Results: Overall, all 5 pathologists agreed on the final patient diagnosis in 88.3% of cases (≥4/5 agreed in 98.3%). The Kappa value for overall worst diagnosis was 0.93 (CI=0.87-0.98), which is considered excellent (Kappa=0.93 for FFPE slides, 0.97 for smear slides). The Kappa values based on specific diagnoses were as follows: NDBE=0.94, LGD=0.90, HGD/CA=0.95. Only one pathologist diagnosed Indef, and this was applied in only two cases. When the analysis was based only on the presence or absence of dysplasia (either LGD or HGD/CA), all 5 pathologists agreed on the patient’s final diagnosis in 95.0% of cases (Kappa=0.95), and this value reached 100% in the smear slide specifically. Finally, there was 100% agreement between the WATS3D dysplasia diagnoses rendered by the majority of study pathologists and the FB diagnoses.

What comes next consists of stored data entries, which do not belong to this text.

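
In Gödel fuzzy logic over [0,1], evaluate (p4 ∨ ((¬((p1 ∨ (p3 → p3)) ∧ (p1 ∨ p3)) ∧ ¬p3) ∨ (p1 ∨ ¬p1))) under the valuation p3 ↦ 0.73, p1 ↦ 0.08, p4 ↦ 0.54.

0.54

(p3 → p3): 0.73 ≤ 0.73, so result = 1
(p1 ∨ (p3 → p3)) = max(0.08, 1) = 1
(p1 ∨ p3) = max(0.08, 0.73) = 0.73
((p1 ∨ (p3 → p3)) ∧ (p1 ∨ p3)) = min(1, 0.73) = 0.73
¬((p1 ∨ (p3 → p3)) ∧ (p1 ∨ p3)): Gödel ¬ of 0.73 = 0 (operand ≠ 0)
¬p3: Gödel ¬ of 0.73 = 0 (operand ≠ 0)
(¬((p1 ∨ (p3 → p3)) ∧ (p1 ∨ p3)) ∧ ¬p3) = min(0, 0) = 0
¬p1: Gödel ¬ of 0.08 = 0 (operand ≠ 0)
(p1 ∨ ¬p1) = max(0.08, 0) = 0.08
((¬((p1 ∨ (p3 → p3)) ∧ (p1 ∨ p3)) ∧ ¬p3) ∨ (p1 ∨ ¬p1)) = max(0, 0.08) = 0.08
(p4 ∨ ((¬((p1 ∨ (p3 → p3)) ∧ (p1 ∨ p3)) ∧ ¬p3) ∨ (p1 ∨ ¬p1))) = max(0.54, 0.08) = 0.54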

Conclusions: Interobserver agreement of WATS3D specimens for BE-associated dysplasia is extremely high among non-industry GI pathologists without any prior cytology or WATS3D training. The results are considerably higher than prior studies based on FB alone. Most notably, determination of dysplasia vs no dysplasia was nearly perfect. After focused training, WATS3D can be utilized in non-industry settings with excellent diagnostic accuracy.

Figure 1a. WATS3D case showing high grade dysplasia in a formalin-fixed paraffin-embedded (FFPE) H and E-stained sample.
Figure 1b. WATS3D case showing high grade dysplasia in a PAP-stained smear sample.